A Sports Ethics Father’s Day Story

New York GiantsI’m an old guy who loves sports. When Chuck Gallagher invited me to join-up with him in this Sports Ethics adventure, my first inclination was to say, “Maybe you should find someone who is not so shopworn.”

However, I am inspired by Chuck and his message. He has helped many people. Also, I owe a few things to sports. On this Father’s Day a memory or two comes back to me I feel compelled to share.

This isn’t one of those Field of Dreams stories. My dad never played professional baseball or collegiate or high school ball for that matter. In fact, they made him drop out of school in the eighth or ninth grade so he could work in the family business. After the stock market crashed in 1929, no one got a free ride; at least not in my father’s crowd.

There is another part to the story. My father was born with a club foot and because he was one of twins, and because he was not delivered until after they unsuccessfully tried to revive his twin, he was oxygen deprived. It would slow his reflexes. He never learned how to catch a baseball growing up; he could not run a race; he could not shoot a basketball or pass a football.

His parents hid him away like he was cursed. In their twisted logic, they blamed him for his sister’s death. The man taught himself to walk without braces. He taught himself how to go up and down a flight of stairs.

He had one noble athletic accomplishment that he shared. Some bully made fun of his religion. With one good leg and lousy reflexes, my father pounded away at the bully and bloodied the SOB until they broke it up. My father had one, really good friend. A tall, powerful black kid who everyone mocked. The two kids saw something good and decent in one another and they looked out for one another. That is the way friendship is supposed to be.

He met my mom in the early 1940s. In fact, he proudly remembered he took my mom to the Stanley Cup finals to see the New York Rangers play.

When WWII broke out, my father was the first in line at the draft board. They told him he was 4-F. He pleaded with them, “I’ll do anything,” he said. “You want someone to take out the garbage? I’ll take out the garbage.” No son, this isn’t your war.

I was born as the war came to a close.
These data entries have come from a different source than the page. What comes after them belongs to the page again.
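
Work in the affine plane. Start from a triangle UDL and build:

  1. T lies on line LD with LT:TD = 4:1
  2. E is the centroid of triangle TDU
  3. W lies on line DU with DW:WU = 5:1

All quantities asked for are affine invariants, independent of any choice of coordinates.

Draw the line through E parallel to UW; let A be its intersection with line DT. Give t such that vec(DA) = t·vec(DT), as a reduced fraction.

Set U = (0, 0), D = (1, 0), L = (0, 1); any affine frame gives the same invariant.
1. T lies on line LD with LT:TD = 4:1 ⇒ T = (4/5, 1/5)
2. E is the centroid of triangle TDU ⇒ E = (3/5, 1/15)
3. W lies on line DU with DW:WU = 5:1 ⇒ W = (1/6, 0)
through E parallel to UW: direction (1/6, 0); meets DT at A = (14/15, 1/15)
A = D + t·(T−D) with t = 1/3

t = 1/3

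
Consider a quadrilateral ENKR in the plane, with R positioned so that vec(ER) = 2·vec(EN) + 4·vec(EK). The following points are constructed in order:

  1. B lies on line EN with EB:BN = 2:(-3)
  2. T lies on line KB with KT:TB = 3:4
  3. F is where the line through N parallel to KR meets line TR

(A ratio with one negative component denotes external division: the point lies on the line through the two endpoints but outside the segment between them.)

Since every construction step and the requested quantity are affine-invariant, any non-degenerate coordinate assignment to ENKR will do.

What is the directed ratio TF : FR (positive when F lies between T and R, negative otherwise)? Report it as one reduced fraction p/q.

TF:FR = -47/35

Work in coordinates with E = (0, 0), N = (1, 0), K = (0, 1), R = (2, 4).
1. B lies on line EN with EB:BN = 2:(-3) ⇒ B = (-2, 0)
2. T lies on line KB with KT:TB = 3:4 ⇒ T = (-6/7, 4/7)
3. F is where the line through N parallel to KR meets line TR ⇒ F = (31/3, 14)
F = T + t·(R−T) with t = 47/12, so TF:FR = t:(1−t) = 47/12:-35/12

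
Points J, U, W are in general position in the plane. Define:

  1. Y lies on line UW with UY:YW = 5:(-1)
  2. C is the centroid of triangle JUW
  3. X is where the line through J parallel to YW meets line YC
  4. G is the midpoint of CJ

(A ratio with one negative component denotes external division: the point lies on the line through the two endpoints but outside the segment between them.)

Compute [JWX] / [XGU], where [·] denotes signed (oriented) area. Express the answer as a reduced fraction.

Assign J = (0, 0), U = (1, 0), W = (0, 1) — the answer is frame-independent, so this choice is without loss of generality.
1. Y lies on line UW with UY:YW = 5:(-1) ⇒ Y = (-1/4, 5/4)
2. C is the centroid of triangle JUW ⇒ C = (1/3, 1/3)
3. X is where the line through J parallel to YW meets line YC ⇒ X = (3/2, -3/2)
4. G is the midpoint of CJ ⇒ G = (1/6, 1/6)
2·[JWX] = -3/2, 2·[XGU] = -7/6
[JWX]:[XGU] = -3/2:-7/6 = 9/7

[JWX]:[XGU] = 9/7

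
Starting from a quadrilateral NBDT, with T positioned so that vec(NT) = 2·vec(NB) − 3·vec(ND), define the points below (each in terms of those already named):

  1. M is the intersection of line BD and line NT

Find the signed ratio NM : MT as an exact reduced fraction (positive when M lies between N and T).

NM:MT = -1/2

Choose coordinates N = (0, 0), B = (1, 0), D = (0, 1), T = (2, -3).
1. M is the intersection of line BD and line NT ⇒ M = (-2, 3)
M = N + t·(T−N) with t = -1, so NM:MT = t:(1−t) = -1:2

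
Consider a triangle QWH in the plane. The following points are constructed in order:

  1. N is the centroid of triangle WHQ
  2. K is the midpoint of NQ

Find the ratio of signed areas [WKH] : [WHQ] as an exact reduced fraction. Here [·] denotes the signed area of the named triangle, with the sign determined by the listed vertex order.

[WKH]:[WHQ] = -2/3

Work in coordinates with Q = (0, 0), W = (1, 0), H = (0, 1).
1. N is the centroid of triangle WHQ ⇒ N = (1/3, 1/3)
2. K is the midpoint of NQ ⇒ K = (1/6, 1/6)
2·[WKH] = -2/3, 2·[WHQ] = 1
[WKH]:[WHQ] = -2/3:1 = -2/3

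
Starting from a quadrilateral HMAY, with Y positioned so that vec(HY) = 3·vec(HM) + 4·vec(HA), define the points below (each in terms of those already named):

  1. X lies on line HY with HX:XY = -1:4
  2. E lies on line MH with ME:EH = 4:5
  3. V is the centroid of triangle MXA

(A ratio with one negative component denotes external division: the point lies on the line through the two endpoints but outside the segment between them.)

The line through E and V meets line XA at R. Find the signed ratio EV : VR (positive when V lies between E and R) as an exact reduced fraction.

Set H = (0, 0), M = (1, 0), A = (0, 1), Y = (3, 4); any affine frame gives the same invariant.
1. X lies on line HY with HX:XY = -1:4 ⇒ X = (-1, -4/3)
2. E lies on line MH with ME:EH = 4:5 ⇒ E = (5/9, 0)
3. V is the centroid of triangle MXA ⇒ V = (0, -1/9)
line EV meets XA at R = (-25/48, -31/144)
V = E + t·(R−E) with t = 16/31, so EV:VR = 16/31:15/31

EV:VR = 16/15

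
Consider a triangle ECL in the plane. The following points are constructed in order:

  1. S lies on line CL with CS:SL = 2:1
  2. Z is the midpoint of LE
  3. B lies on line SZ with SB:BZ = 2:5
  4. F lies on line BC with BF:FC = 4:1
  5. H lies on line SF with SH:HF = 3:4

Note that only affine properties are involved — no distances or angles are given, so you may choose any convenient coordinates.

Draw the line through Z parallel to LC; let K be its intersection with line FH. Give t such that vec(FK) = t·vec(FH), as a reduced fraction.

t = -231/8

Assign E = (0, 0), C = (1, 0), L = (0, 1) — the answer is frame-independent, so this choice is without loss of generality.
1. S lies on line CL with CS:SL = 2:1 ⇒ S = (1/3, 2/3)
2. Z is the midpoint of LE ⇒ Z = (0, 1/2)
3. B lies on line SZ with SB:BZ = 2:5 ⇒ B = (5/21, 13/21)
4. F lies on line BC with BF:FC = 4:1 ⇒ F = (89/105, 13/105)
5. H lies on line SF with SH:HF = 3:4 ⇒ H = (407/735, 319/735)
through Z parallel to LC: direction (1, -1); meets FH at K = (28/3, -53/6)
K = F + t·(H−F) with t = -231/8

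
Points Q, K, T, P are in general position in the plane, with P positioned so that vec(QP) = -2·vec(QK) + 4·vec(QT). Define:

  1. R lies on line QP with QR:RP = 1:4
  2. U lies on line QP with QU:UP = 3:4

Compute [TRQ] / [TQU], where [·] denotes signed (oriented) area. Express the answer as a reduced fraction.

Assign Q = (0, 0), K = (1, 0), T = (0, 1), P = (-2, 4) — the answer is frame-independent, so this choice is without loss of generality.
1. R lies on line QP with QR:RP = 1:4 ⇒ R = (-2/5, 4/5)
2. U lies on line QP with QU:UP = 3:4 ⇒ U = (-6/7, 12/7)
2·[TRQ] = 2/5, 2·[TQU] = -6/7
[TRQ]:[TQU] = 2/5:-6/7 = -7/15

[TRQ]:[TQU] = -7/15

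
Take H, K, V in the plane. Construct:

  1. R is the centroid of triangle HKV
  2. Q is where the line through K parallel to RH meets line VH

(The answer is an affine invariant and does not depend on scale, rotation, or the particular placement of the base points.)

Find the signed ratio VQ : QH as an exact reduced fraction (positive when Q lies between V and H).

Assign H = (0, 0), K = (1, 0), V = (0, 1) — the answer is frame-independent, so this choice is without loss of generality.
1. R is the centroid of triangle HKV ⇒ R = (1/3, 1/3)
2. Q is where the line through K parallel to RH meets line VH ⇒ Q = (0, -1)
Q = V + t·(H−V) with t = 2, so VQ:QH = t:(1−t) = 2:-1

VQ:QH = -2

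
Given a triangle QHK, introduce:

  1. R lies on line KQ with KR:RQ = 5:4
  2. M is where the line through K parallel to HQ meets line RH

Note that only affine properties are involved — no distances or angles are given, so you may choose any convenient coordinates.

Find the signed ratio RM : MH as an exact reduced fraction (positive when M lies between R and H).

Choose coordinates Q = (0, 0), H = (1, 0), K = (0, 1).
1. R lies on line KQ with KR:RQ = 5:4 ⇒ R = (0, 4/9)
2. M is where the line through K parallel to HQ meets line RH ⇒ M = (-5/4, 1)
M = R + t·(H−R) with t = -5/4, so RM:MH = t:(1−t) = -5/4:9/4

RM:MH = -5/9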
I told you I was an old guy.

As I was growing up, I got to see my dad as a man who was deeply scarred and angry by what life had thrown at him. He had a kid (me) who had two relatively good legs, and reflexes and just a tiny hint of athletic ability. He could never teach me sports. Yet one day, a kind of tiny miracle happened.

I had two baseball gloves and some baseballs and I convinced my father to play catch with me. In our first sessions, I would estimate he dropped, missed or flubbed 95 percent of every ball I threw to him. I was slightly embarrassed and also felt really bad for him. I covered my face with my glove as he picked up ball after ball because I did not want him to feel ashamed. Yet, we didn’t quit. Over many months, his atrophied reflexes learned to adjust and compensate until he caught pretty much everything thrown at him.

I let him pitch to me, as I squatted like a catcher. He enjoyed that. It was one of the first times I had seen him smile a true smile.

In terms of baseball, we shared another common love: the Giants. Hold on there; I am talking the New York Giants and good Lord, how he loved the “Say Hey, Kid,” Willie Mays. We got a kick out of seeing Leo Durocher jaw away at the umpires, and we were crazy for Sal “The Barber” Maglie, and Alvin Dark and who could not help but like Hoyt Wilhelm and Joe Garagiola. Yes, that Joe.

I remember “the catch” by Willie Mays in 1954 and how my father cheered.

My dad and I didn’t have many “great years,” but I think the best of them were when I taught him to play catch and when he could repeat the batting averages and RBI of the entire Giants roster with me.

Maybe my Field of Dreams was in teaching a man crippled by his parents and by life how to enjoy a summer’s day. We all come to love sports in our own way, and that was mine. It gave a man a chance to be the boy he had never been. It gave the boy the chance to better understand what life can do to a man.

Sports is the great equalizer, I think. Oh sure, some are better than others, but that doesn’t take away from our love of the game.

Chuck Gallagher and I would like to take this opportunity to wish all the men out there a Great Father’s Day.